I have some follow-up thoughts related to the code organization in the PP-PME communication. I wanted to discuss separately instead of adding more comments to !37 (closed).
The implementation made the choice to unify the direct communication codepaths, both for halo exchange and PP-PME. For the former, given that there are some auxiliary steps and GPU halo-exchange specific data structures involved, this does make sense. However, for the latter less so as both x/f send/recv, when done with lib-MPI, are essentially the same call just with GPU pointers passed to the MPI.
As !37 (closed) unifies the GPU comm tMPI/libMPI code-paths which largely differ in implementation we are giving up the opportunity of code reuse, and in some cases duplicating code which is not ideal code organization. Some examples of these below.
What did not help is that the methods on the PME side were named in a way that does not reflect what they actually do, e.g. launchReceiveCoordinatesFromPp does not reflect well the actual task it accomplished: it only receives events associated with the P2P copies, but not the coordiantes themselves.
My impression is that this specific code-path would be better off refactored to use a launchReceiveCoordinatesSynchronizers() on the P2P codepath merge the CUDA-aware and regular MPI code-paths as those two are nearly identical.
In pmeForceSenderGpu->sendFToPp() there is also code duplication, sendCount_counter essentially replicates the messages counter we already have in the sendFToPp().
On the PP side there seem to be less issues, although at places we do struggle with class interface consistency vs uniform MPI behavior (see !37 (comment 519673553)).
I would suggest we finish !37 (closed) and discuss how to organize the code better and plan on improvements as follow-up.
The main reason I started with this design was to provide single interface for GPU-direct communication. However, as we have seen keeping interface same for both implementations is not that easy.
IMO, we should consider making thread-MPI CUDA-aware (#3464 (closed)) and we can remove current cudamemcpy based implementation. This also makes it easier to implement new features such as PME decomposition on thread-MPI.
We should make sure we maintain the advantages of the fully async communication the tMPI+P2P setup allows. This is to an extent inherently incompatible with the lib-MPI implementation which can not be as GPU-aware as our own implementation (events and streams interop).
Hence, I think at least on the short- to mid-term the tMPI and MPI communication setup will have significantly different characteristics.
Admittedly, if we assume that we may will only use the CPU codepath for recording the schedule and will execute it with a graph/DAG API, having a communication scheme expressed with two-sided MPI message-passing style is less of a concern (e.g. posting a get of PME forces from PP late, just before the reduction is not ideal, but if this is only used to build the DAG the execution will not be affected).
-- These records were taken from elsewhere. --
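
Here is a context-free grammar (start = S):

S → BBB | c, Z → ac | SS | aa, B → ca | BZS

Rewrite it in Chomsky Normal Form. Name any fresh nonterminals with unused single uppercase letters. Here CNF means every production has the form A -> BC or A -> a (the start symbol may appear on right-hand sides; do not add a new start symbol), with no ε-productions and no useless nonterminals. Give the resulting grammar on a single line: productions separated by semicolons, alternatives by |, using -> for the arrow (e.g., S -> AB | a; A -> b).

S -> c | BE; A -> c; B -> AC | BD; C -> a; D -> ZS; E -> BB; Z -> CA | CC | SS

No ε-productions.
No unit productions to eliminate.
TERM: introduce C -> a, A -> c and substitute in every rule of length ≥2.
BIN: B -> BZS becomes B -> BD, D -> ZS; S -> BBB becomes S -> BE, E -> BB.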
However, we need to be careful to not restrict the lib-MPI implementation by this.
I would also prefer that we do not bake in such assumptions as a first approach (as it only works if every task within a regular MD step is offloaded and in addition it is not portable).
Hence, I have the feeling that we should explore ways to treat the tMPI / P2P path separately and unify more of the CPU MPI path with the CUDA-aware MPI path which have very similar needs. Code-wise this means that when the implementations share little, we should separate them and use helper classes for the few things that both code-paths need like GpuEventSynchronizers.
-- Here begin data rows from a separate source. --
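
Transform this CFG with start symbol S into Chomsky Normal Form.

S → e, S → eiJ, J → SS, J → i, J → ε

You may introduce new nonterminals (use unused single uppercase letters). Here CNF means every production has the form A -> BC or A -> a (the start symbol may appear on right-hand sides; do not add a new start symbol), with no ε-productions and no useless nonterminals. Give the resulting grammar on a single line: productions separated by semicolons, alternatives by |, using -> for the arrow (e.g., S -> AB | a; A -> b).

S -> e | AB | AC; A -> e; B -> i; C -> BJ; J -> i | SS

Nullable: {J}; after ε-elimination: S -> e | ei | eiJ; J -> i | SS.
No unit productions to eliminate.
TERM: introduce A -> e, B -> i and substitute in every rule of length ≥2.
BIN: S -> ABJ becomes S -> AC, C -> BJ.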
If we wanted to converge the GPU-aware implementations instead, I think we should look into using persistent communications with non-blocking calls (or perhaps SHMEM); one-sided MPI is likely still not the ideal choice.
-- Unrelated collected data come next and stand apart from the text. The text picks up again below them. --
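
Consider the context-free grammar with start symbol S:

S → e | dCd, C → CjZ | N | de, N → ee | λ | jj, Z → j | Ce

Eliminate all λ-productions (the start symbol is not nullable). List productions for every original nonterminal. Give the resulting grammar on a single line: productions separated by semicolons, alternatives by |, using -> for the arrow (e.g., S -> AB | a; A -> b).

S -> e | dd | dCd; C -> N | de | jZ | CjZ; N -> ee | jj; Z -> e | j | Ce

Nullable set: {C, N}.
S -> dCd: C nullable, giving dCd | dd.
C -> CjZ: C nullable, giving CjZ | jZ.
C -> N: N nullable, giving N.
Drop N -> λ.
Z -> Ce: C nullable, giving Ce | e.
Unchanged (no nullable symbols): S -> e; C -> de; N -> ee; N -> jj; Z -> j.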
For future record, here's some additional code duplication we could avoid if we merged the lib-MPI codepaths: PmeCoordinateReceiverGpu uses its own MPI request array and counter incremented in launchReceiveCoordinatesFromPp() and relies on an MPI_Isend identical to the one on the CPU path.
I suggest we now close this issue since the functionality is now in place. It is blocked by #3950 (closed), but that also is already blocking #2915 so we don't lose anything by removing this one out of the chain.